Quade is excited about his first camp as a big-league manager. Still, he understands the pressure at this level.
"You can't underestimate the challenge of winning a division," Quade said. "I don't even look at that as pressure. I just look at it as one heck of a challenge. If I get everything I'm supposed to out of this club then you believe things will work out."
Quade signed a two-year, $2 million contract after posting a 24-13 mark as interim manager following the retirement of Lou Piniella.
A good part of the Cubs' and Quade's success will depend on the pitching staff which was a strength in the last third of the season. A big part of that was success of Carlos Zambrano, who finished the season with an 8-0 mark in his last 11 starts.
Quade will have the challenge of trying to find pitchers to fit in the fourth and fifth rotation spots along with Zambrano, Ryan Dempster and Garza. The choices are plentiful; the quality of those choices remains to be seen.
Quade refused to pick out an Opening Day starter on his first day of camp in Mesa. He said at the Cubs Convention in January that whoever started that day was the ace of the staff.
Hendry must now sit back and watch the season unfold. However, unlike in the past, the Cubs have minor-league player options available. Center fielder Brett Jackson could be this season's version of Starlin Castro. Jackson, a first-round pick of the 2009 draft, made great strides in 2010, showing power and speed as he combined for 12 home runs and 30 stolen bases in stops at Single-A Daytona and Double-A Tennessee.

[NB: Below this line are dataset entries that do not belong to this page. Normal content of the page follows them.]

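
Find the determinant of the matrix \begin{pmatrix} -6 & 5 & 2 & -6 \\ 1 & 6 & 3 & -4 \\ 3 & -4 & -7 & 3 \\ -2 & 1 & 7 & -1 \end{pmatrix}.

Expand along row 1:
  + (-6) · M_11   where M_11 = det([6 3 -4; -4 -7 3; 1 7 -1]) = -3
  − (5) · M_12   where M_12 = det([1 3 -4; 3 -7 3; -2 7 -1]) = -51
  + (2) · M_13   where M_13 = det([1 6 -4; 3 -4 3; -2 1 -1]) = 3
  − (-6) · M_14   where M_14 = det([1 6 3; 3 -4 -7; -2 1 7]) = -78
det = (+1)·(-6)·(-3) + (-1)·(5)·(-51) + (+1)·(2)·(3) + (-1)·(-6)·(-78) = -189

-189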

Pitching in the minors appears to be a strength as well. Trey McNutt, Jay Jackson and Chris Carpenter could all be major league contributors before the season ends.

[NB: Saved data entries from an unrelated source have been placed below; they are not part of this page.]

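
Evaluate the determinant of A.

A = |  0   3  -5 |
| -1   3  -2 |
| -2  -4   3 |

Expand along column 1:
  − (-1) · |3 -5; -4 3| = −(-1)·(9 − 20) = -11
  + (-2) · |3 -5; 3 -2| = (-2)·(-6 − (-15)) = -18
Sum: (-11) + (-18) = -29

-29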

Quade is Hendry's fourth and most likely last manager he has hired since taking over as GM midway through the 2002. Hendry has raised the bar in Cubs Nation, winning three divisions in eight seasons, a feat no Cubs executive has ever done.
A slow start could put a crimp in Quade's ability to handle a still veteran club and have a major effect on the team's future as far as who leads the front office.